The first decision was probably influenced by his experience as Deputy - and therefore day-to-day organiser - at Castle School, Thornbury, an innovative school where the then Local Authority, Gloucestershire, pioneered much work in what was then called Personal and Social Education. Since this subject was merely tacked on at Fourth and Fifth year level, drew staff from a variety of different disciplines, and was taught in half-class groups, it posed considerable organisational problems. It seemed that if one could unite PSE with Careers Education, Community Service, and Physical Education, a viable Faculty could be created, and take its place alongside the other more traditional subject areas. In fact, the School was lucky enough to secure as its first Head of Faculty of Social Education the services of Ron Richards, the present Head. Also prominent in the early work of the Faculty were the School’s first two Senior Mistresses (if one dare use such a term in the twenty-first century) - Ruth Wright and Barbara Lambert, while Andy Morris and Viv Bath built up a strong Careers programme, and Mike Legg and Jane Humphries led strong teams of Physical Education teachers
The second decision was influenced by the importance the new Head attached to the Pastoral side of the School’s life, and the important part that the Form Tutor and the Head of Year played in every pupil’s life.
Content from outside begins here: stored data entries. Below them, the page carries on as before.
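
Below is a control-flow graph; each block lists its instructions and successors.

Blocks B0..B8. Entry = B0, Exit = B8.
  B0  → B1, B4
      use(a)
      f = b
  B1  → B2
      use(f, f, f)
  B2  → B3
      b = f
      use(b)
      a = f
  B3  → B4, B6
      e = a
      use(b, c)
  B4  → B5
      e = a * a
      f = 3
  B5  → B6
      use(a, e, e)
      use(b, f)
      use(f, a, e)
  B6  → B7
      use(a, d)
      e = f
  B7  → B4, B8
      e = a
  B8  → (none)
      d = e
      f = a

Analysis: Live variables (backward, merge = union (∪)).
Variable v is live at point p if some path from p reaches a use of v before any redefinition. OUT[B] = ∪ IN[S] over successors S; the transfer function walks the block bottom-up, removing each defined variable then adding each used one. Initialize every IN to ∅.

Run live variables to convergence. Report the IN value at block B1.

Per-block solution:
  B0:  IN={a, b, c, d}  OUT={a, b, c, d, f}
  B1:  IN={c, d, f}  OUT={c, d, f}
  B2:  IN={c, d, f}  OUT={a, b, c, d, f}
  B3:  IN={a, b, c, d, f}  OUT={a, b, d, f}
  B4:  IN={a, b, d}  OUT={a, b, d, e, f}
  B5:  IN={a, b, d, e, f}  OUT={a, b, d, f}
  B6:  IN={a, b, d, f}  OUT={a, b, d}
  B7:  IN={a, b, d}  OUT={a, b, d, e}
  B8:  IN={a, e}  OUT={}

Merge at B1: OUT[B1] = IN[B2] = {c, d, f}
Applying B1's transfer function to that OUT value gives IN[B1] (row B1 above).

Answer: {c, d, f}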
When the School moved to its new buildings in 1977, they leant themselves to the Faculty and Year Group structure, although the first Head had no influence whatsoever on the first stage of the School’s buildings. Each Faculty had a Head of Faculty’s office, a telephone, and a small resource area, primitive by today’s standards, but undreamt of in an earlier generation of schools. Each Year group had a dining/social area where the Head of Year reigned supreme, had an office with a telephone, and was encouraged to develop a Year Group ethos. Meals were served to the dining areas from a central school kitchen.
The School’s innovative outlook attracted not only many visitors - already mentioned in the existing history - but ensured that when teaching posts were advertised, very strong short lists could be compiled from a large number of applicants, many of whom referred to E323, the Open University course which had used the School as a case-study school for the Unit on School Management. When the School had grown to the size to qualify for the appointment of a third Deputy Head, over 250 applications were received, many of such calibre that the Head, Deputies, and Chairman of Governors, found it very difficult to whittle the number down to a manageable short-list.
It may be worth mentioning that the policy of the L.E.A., Avon, was to appoint School Governors in exactly the same proportion as seats were held by the different political parties on the County Council, so that each new election might bring a wholesale change of Governors. In some areas of the authority, every Governors’ meeting became a political dogfight. Fortunately, at Priory, we were blessed with two Chairmen, one from the left, and one from the right, who were strong enough not to allow this to happen. The School was also fortunate in its first pastoral adviser - the back-door route to the Authority; he was Frank Robinson, the second Music Adviser.